Но почему-то накануне заветной даты я заболевал, мне предписывалось лежать в постели. Ни о какой школе не могло быть и речи, тем более о физических нагрузках... Потом я выздоравливал, надо было наверстывать упущенное, и «старое» первое число давно прошло, а новое было где-то в туманной дали.
Или: дал я себе твердое слово — бросаю курить! Мне казалось, будто врачи поглядывают на меня как-то не так, вроде с подозрением... А в авиации слова доктора достаточно, чтобы человек распрощался с полетами если не навсегда, то надолго...
Короче говоря, надо было бросать. Пора... Решил: сначала отлетаем инспекторскую проверку, схожу в отпуск, а вот вернусь и с первого числа брошу. Проходила инспекторская, проходил отпуск, я возвращался в часть, а там меня ждал приказ: «Назначить членом аварийной комиссии по расследованию катастрофы...» И надо было лететь в Н-ск. Копаться в обломках вдребезги разнесенной машины, по многу часов напряженно опрашивать свидетелей, искать виновников. Словом, никому такой работенки не пожелаю. Но приказ есть приказ. И вот неделю, дней десять живешь на нерве. Как бросить курить?
А первое число — мимо.
Полк принял новый командир. И на первом же офицерском собрании дал нам понять: порядки в части — никуда... Он таких не потерпит.
Я встал, назвался и спрашиваю:
— Как вы можете объяснить, товарищ подполковник, что часть при старых порядках сбила за время войны шестьсот восемьдесят шесть самолетов противника?
— Пока — не могу, — мгновенно парировал Шамрай.
Прошло сколько-то времени, командир приглашает меня в кабинет:
— До меня дошло, Николай Николаевич, что вы стремитесь покинуть полк?
— Никаких официальных шагов...
— Помилуйте, я не в осуждение. Просто хотелось знать: это соответствует вашему желанию?
— В полку я закончил войну, здесь стал тем, кто есть...
— Понимаю и ценю. Но открылась, как мне кажется, очень подходящая для вас вакансия... Приемщиком на завод не желаете?

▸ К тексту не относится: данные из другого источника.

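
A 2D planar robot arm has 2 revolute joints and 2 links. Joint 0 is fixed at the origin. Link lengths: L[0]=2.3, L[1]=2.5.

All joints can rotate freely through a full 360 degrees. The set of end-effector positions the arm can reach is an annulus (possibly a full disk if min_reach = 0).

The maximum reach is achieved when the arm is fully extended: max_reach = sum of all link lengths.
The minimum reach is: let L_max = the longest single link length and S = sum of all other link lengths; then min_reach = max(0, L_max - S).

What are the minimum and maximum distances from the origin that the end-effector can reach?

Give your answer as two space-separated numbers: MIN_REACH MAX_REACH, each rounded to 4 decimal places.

Link lengths: [2.3, 2.5]
max_reach = 2.3 + 2.5 = 4.8
L_max = max([2.3, 2.5]) = 2.5
S (sum of others) = 4.8 - 2.5 = 2.3
min_reach = max(0, 2.5 - 2.3) = max(0, 0.2) = 0.2

Answer: 0.2000 4.8000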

И все во мне задрожало. Испытателем! Господи, какой же летчик не мечтает об этом?.. Но я виду не подал, спросил:
— Ваше предложение — теоретическое или с адресом?
— С адресом.
И Шамрай назвал мне, правда, не завод, а скорее ремонтные мастерские, где приводились в порядок хорошо мне знакомые самолеты и двигатели.
— Подумать можно? — спросил я, выдерживая правила игры.